JOURNEE DE SENSIBILISATION CONTRE LA MALADIE DE L’HEPATITE B : Plus de 80 % des sénégalais traînent avec la maladie
L’hépatite B est une maladie qui gagne de plus en plus de terrain au Sénégal. Selon les statistiques 84% des sénégalais ont un marqueur de la maladie et 10 à 12% en sont des porteurs chroniques. La consommation de la drogue, de l’alcool et les rapports sexuels non protégés sont entre autres les facteurs de transmission de la maladie. C’est pour cette raison que des spécialistes demandent à la population sénégalaise, à la jeunesse en particulier d’aller se faire vacciner. Ils ont fait le plaidoyer en marge de la journée de l’intégration organisée par les étudiants ressortissants de Guédiawaye et spécialisés en médecine.

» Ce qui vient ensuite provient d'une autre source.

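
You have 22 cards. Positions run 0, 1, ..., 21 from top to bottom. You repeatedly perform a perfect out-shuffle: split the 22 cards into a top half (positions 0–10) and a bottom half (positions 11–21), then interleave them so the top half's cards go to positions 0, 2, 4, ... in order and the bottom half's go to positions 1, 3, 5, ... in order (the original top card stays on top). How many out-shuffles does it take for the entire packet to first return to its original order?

The out-shuffle permutes the 22 positions with cycle lengths [1, 1, 2, 3, 3, 6, 6].
Every card is home exactly when every cycle has completed a whole number of laps, i.e. after lcm(1, 2, 3, 6) = 6 out-shuffles.

6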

La maladie de l’hépatite B est l’un des problèmes de santé publique au Sénégal, selon le professeur Bamba Kane, enseignant en philosophie à la faculté de médecine de l’Université Cheikh Anta Diop de Dakar. Il estime que 84% des sénégalais souffrent de cette maladie ce qui veut dire huit (8) sénégalais sur dix (10) au moins ont eu à rencontrer le virus de l’hépatite B dans leur vie. Il ajoute que parmi eux il y a 12% qui sont des porteurs chroniques. Il explique que ces personnes peuvent éventuellement devenir des porteurs chroniques symptomatiques c’est à dire qu’ils vont développer un cancer du foie. D’après lui, « L’hépatite B est plus grave en termes de santé publique que la Covid-19 ».
Louise Fortez pour sa part, affirme que l’hépatite B est une maladie transmissible par plusieurs voix mais elle est malheureusement méconnue par bon nombre de sénégalais. « C’est une maladie qui se transmise par le sang, par les objets tranchants, les piercings et également les tatouages. L’hépatite B se transmet également par voie sexuelle, la transmission peut se faire également de la mère à l’enfant ou au cours de la grossesse surtout au moment de l’accouchement », a expliqué sur les ondes de RFM la chef des services des maladies infectieuses à l’hôpital Dalal Diam de Guédiawaye.
Pour lutter contre cette maladie, le président d’honneur priorité santé, le professeur Bamba Kane, suggère la vaccination qu’il considère comme unique moyen de prévention « Il faudrait que les personnes aient l’habitude de se faire dépister », a-t-il insisté.
D’après le rapport de l’Organisation mondiale de la Santé (OMS) consacré à l’hépatite (en anglais) dans le monde (Global hepatitis report 2024), le nombre de décès imputables à l’hépatite virale est en augmentation. Cette maladie est la deuxième cause de décès dû à une maladie infectieuse dans le monde, avec 1,3 million de décès par an, soit autant que la tuberculose, autre maladie infectieuse.